HELLP Syndrome

Hemolysis, elevated liver enzymes, and low platelet count associated with severe preeclampsia.

Affects approximately 0.1% of pregnant women, and occurs almost exclusively in the third trimester.

Associated with an increased risk of maternal outcomes.

Can lead to substantial fetal and maternal morbidity and mortality.

Multisystem disease with abnormal vascular tone, vasospasm and coagulation defects.

Approximately 40% of patients have germline variants in genes that regulate complement.

Hemolysis in HELLP is mechanical and increases in bilirubin, transaminases and LDH levels are due to hemolysis rather than a liver disease.

Thrombocytopenia is consumptive.

Red blood cell destruction is microangiopathic in nature with associated peripheral smear changes with spherocytes, schistocytes and burr cells.
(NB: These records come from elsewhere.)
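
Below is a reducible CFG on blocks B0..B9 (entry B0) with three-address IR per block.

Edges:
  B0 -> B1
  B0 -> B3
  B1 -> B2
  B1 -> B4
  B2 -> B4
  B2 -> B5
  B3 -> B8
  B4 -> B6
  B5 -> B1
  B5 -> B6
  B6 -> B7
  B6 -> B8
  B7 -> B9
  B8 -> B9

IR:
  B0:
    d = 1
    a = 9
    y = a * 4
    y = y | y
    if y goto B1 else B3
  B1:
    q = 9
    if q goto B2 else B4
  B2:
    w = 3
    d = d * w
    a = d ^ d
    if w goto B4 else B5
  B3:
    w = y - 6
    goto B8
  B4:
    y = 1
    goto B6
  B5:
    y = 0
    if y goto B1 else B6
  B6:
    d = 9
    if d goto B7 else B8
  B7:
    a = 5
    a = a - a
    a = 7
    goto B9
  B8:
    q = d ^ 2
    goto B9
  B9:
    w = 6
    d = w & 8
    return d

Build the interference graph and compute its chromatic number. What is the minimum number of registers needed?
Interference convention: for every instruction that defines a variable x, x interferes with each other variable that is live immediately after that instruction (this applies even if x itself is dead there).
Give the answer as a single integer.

Per-block:
  B0: {a,d,y} / ∅
  B1: {q} / ∅
  B2: {a,d,w} / {d}
  B3: {w} / {y}
  B4: {y} / ∅
  B5: {y} / ∅
  B6: {d} / ∅
  B7: {a} / ∅
  B8: {q} / {d}
  B9: {d,w} / ∅

Backward fixpoint:
  B0 li=∅ lo={d,y}
  B1 li={d} lo={d}
  B2 li={d} lo={d}
  B3 li={d,y} lo={d}
  B4 li=∅ lo=∅
  B5 li={d} lo={d}
  B6 li=∅ lo={d}
  B7 li=∅ lo=∅
  B8 li={d} lo=∅
  B9 li=∅ lo=∅

Interfere edges:
  a: {d,w}
  d: {a,q,w,y}
  q: {d}
  w: {a,d}
  y: {d}

Colouring:
  {a,d,w} pairwise interfere (3-clique) ⇒ χ ≥ 3
  3-colouring: R0={d}  R1={a,q,y}  R2={w}
  χ = 3

Answer: 3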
Can lead to fibrin deposition in hepatic sinusoids with secondary hemorrhage, hematoma and liver rupture.

Initially patients have normal coagulation studies, but DIC can be a late complication.

Platelet counts are usually below 100,000/mm3.

Complications include severe hypertension, pulmonary edema, acute renal insufficiency, liver rupture, and abruptio placenta.

When platelets counts are below 40,000mm3 maternal mortality rates are as high as 3-5%.

Liver rupture occurs in 1.8% of cases and is associated with a mortality rate of 58-70%.

Almost one third of patients present in the postpartum period and 15% of these patients do not have preeclampsia, hypertension or proteinuria.

Management is largely supportive.

Delivery of the fetus is the treatment of choice and leads to resolution of signs and symptoms in mother.

Glucocorticoids are not recommended for management.